Memorable Dialogue: Baker gets the big line: “When you’ve got the high ground, you control everything.”

Sex and Skin: None, although there’s one scene of attempted sexual assault.

Our Take: “I reckon I’d be better off shootin’ the two of you right now,” Travis quips to Eddy and Moran upon their arrival. It sounds like fighting words, a line cribbed from a Wild West shoot-’em-up, but High Ground acts against the expectations we’d ascribe to its dusty setting and revenge-driven plot. Johnson and screenwriter Chris Antastassiades have bigger ideas to convey, about colonialism and violence, with healthy doses of situational irony. The film’s early scenes of outright slaughter are disturbing enough that we see Baywara’s burning of a white church to be utterly justified.

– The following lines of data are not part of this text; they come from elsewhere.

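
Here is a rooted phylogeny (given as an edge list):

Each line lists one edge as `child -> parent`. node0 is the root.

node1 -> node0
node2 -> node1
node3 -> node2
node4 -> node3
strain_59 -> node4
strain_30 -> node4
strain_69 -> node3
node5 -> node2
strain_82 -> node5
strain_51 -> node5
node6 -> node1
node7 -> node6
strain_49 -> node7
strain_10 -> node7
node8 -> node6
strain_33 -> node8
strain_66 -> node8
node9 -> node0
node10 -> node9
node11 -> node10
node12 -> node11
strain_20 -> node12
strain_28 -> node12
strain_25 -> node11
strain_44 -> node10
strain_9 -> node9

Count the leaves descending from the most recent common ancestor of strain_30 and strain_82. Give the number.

The MRCA of strain_30 and strain_82 is the node subtending (((strain_59,strain_30),strain_69),(strain_82,strain_51)).
That clade contains 5 terminal taxa: strain_30, strain_51, strain_59, strain_69, strain_82.

5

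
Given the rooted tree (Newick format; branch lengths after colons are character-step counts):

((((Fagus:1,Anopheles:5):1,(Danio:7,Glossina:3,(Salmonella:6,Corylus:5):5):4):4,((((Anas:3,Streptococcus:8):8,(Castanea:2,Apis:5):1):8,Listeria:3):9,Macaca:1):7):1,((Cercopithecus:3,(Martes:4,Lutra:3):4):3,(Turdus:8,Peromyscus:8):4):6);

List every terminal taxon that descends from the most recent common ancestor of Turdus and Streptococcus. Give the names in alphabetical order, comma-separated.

Anas, Anopheles, Apis, Castanea, Cercopithecus, Corylus, Danio, Fagus, Glossina, Listeria, Lutra, Macaca, Martes, Peromyscus, Salmonella, Streptococcus, Turdus

Tracing Turdus: it sits inside (Turdus,Peromyscus).
Tracing Streptococcus: it sits inside (Anas,Streptococcus).
The smallest clade enclosing both is the whole tree (their MRCA is the root), so the answer is all 17 tips in alphabetical order.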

So provocation is one of the film’s key tools, all the more powerful for its sparing use. (More prevalent is its lush cinematography, which frequently exhibits lush natural beauty — and its many lurking dangers, from circling hawks to swarming ants.) But it tends to emphasize message over fullness of character. Baker, Nayinggul, Pistorius and Marimowa appear ripe and ready to explore the nuance of their characters, but the screenplay hems them into loose stereotypes; they do tend to make the most of their moments of dialogue-free stillness, which keeps us invested in the story at the same time illustrating untapped potential. Similarly, Mulvey and Thompson are asked to little more than keep their characters’ sneering racism at low boil.

It’s interesting how High Ground lists a “senior cultural advisor” high in its credits, implying a desire to represent Aboriginal culture authentically. Johnson and Anastassiades give equal narrative time to their white and Black characters, a noble goal for sure, but also one that implies both-sidesism. The film would function better without such overt calculations; it seems to fear allowing its characters to fully explore their humanity, because it would be inevitably complicated and untidy. Somewhere in High Ground is a stronger movie about moral muddles and tested loyalty, how violence begets violence. It’s as if the title was determined and the film formed around it — if it had started at ground level, its moral and political ideas may have organically sprung from the earth.

Our Call: STREAM IT. High Ground is far from perfect. But it also isn’t content to adhere to genre trappings; its thematic ambition and visual dynamic makes it worth a watch.